Chronique

DREAM EVIL - SIX / Century media 2017

Et bien on peut dire qu'il se sera fait attendre ce nouvel opus des Suédois !! Depuis 2010 ont était sans nouvelle de cette formation 100% Heavy. Mais les voilà de retour pour notre plus grand plaisir. Alors lançons nous rapidement.

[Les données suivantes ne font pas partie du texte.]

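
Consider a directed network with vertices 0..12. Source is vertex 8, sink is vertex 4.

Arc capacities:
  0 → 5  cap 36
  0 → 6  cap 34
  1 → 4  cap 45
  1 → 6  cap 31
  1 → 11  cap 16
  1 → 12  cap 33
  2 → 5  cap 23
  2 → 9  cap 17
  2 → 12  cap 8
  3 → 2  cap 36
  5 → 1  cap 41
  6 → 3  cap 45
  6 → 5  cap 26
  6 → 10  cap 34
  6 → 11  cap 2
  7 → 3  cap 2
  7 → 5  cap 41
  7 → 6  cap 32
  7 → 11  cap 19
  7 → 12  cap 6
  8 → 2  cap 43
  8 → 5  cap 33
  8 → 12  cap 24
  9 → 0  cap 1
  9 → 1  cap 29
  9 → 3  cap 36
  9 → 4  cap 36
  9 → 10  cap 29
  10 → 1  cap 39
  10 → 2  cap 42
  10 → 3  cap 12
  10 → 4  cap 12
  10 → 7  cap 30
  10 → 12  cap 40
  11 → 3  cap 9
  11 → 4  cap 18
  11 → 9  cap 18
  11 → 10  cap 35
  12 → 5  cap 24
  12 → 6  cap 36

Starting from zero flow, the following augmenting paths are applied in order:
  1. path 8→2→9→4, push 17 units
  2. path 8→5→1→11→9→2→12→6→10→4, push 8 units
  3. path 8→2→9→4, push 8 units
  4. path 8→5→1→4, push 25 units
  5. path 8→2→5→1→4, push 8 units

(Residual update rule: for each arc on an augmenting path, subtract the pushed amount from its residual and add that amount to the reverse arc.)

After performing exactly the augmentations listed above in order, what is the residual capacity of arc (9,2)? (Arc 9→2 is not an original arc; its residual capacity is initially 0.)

after path 1 (8→2→9→4, push 17): res(9,2)=17
after path 2 (8→5→1→11→9→2→12→6→10→4, push 8): res(9,2)=9
after path 3 (8→2→9→4, push 8): res(9,2)=17
after path 4 (8→5→1→4, push 25): res(9,2)=17
after path 5 (8→2→5→1→4, push 8): res(9,2)=17

Residual capacity of (9,2): 17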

On débute avec « Dream Evil » qui reprend exactement là où ils nous avaient laissés, comme si le temps n'avait pas passé. Donc nous revoilà avec ce Heavy métal si typique et qui ma foi fonctionne toujours ! Puis « Antidote » arrive pour nous abreuver de cette musique si fédératrice. Un rythme un peu plus soutenu et nous voilà repartis avec cuir et clous sur nos Harley.
Un petit tour à « Sin city » s'impose à nous. On pose la Harley et on erre dans les ruelles sombres à grand coup de mid tempo puissant. On ne peut pas dire que la surprise prédomine dans cet opus mais les titres tiennent méchamment la route et c'est toujours ça de pris. « Creature of the night » n'est pas la reprise de Kiss, mais un titre classique. Un mid tempo mélodique qui fait du bien et arrive au bon moment pour changer un peu d'air.
Après cette 'pause' « Hellride » remet le Heavy le vrai en avant ! Avec son ambiance année 80, ça lui confère un coté fun bienvenu. Le chiffre préféré des métalleux arrive avec donc « Six hundred and 66 » cliché au possible mais qui fait son effet. En live ça va être bon !
« How to start a war » reprend du rythme et nous livre un titre entre deux ambiances. Couplets soft et refrain énergique, voilà un cocktail qui a fait ses preuves et fonctionne toujours. Elle aussi est fait pour les concerts. Du plus cool arrive avec « The murdered mind » qui continue à nous procurer de bonnes sensations. Un titre comme le groupe sait nous les faire depuis le début de sa carrière. Hum !!
Et voilà qu'arrive « Too lound » avec des airs de déjà vu qui dans ce style sont si fréquents. Heureusement que l'on ne se prend pas la tête et qu'on se laisse porter par cette musique si chère à notre cœur.
Sans rien lâcher « 44 riders » arrive à grands coups de guitare acérés et évite le ventre mou habituel. Encore du très bon avec un refrain marquant. « Broken wings » qui se veut bien plus simple mais pas dénué d’intérêt poursuit cet opus qui approche de sa fin. Et celle ci se nome « We are forever » une ballade pour nous bercer tendrement après avoir joué les hommes virils.

Conclusion : Après cette longue absence Dream Evil revient comme si de rien était avec un opus dans la droite lignée de ses prédécesseurs. Si vous aimez déjà, pas de soucis et si vous aimez pas continuez à poursuivre votre chemin.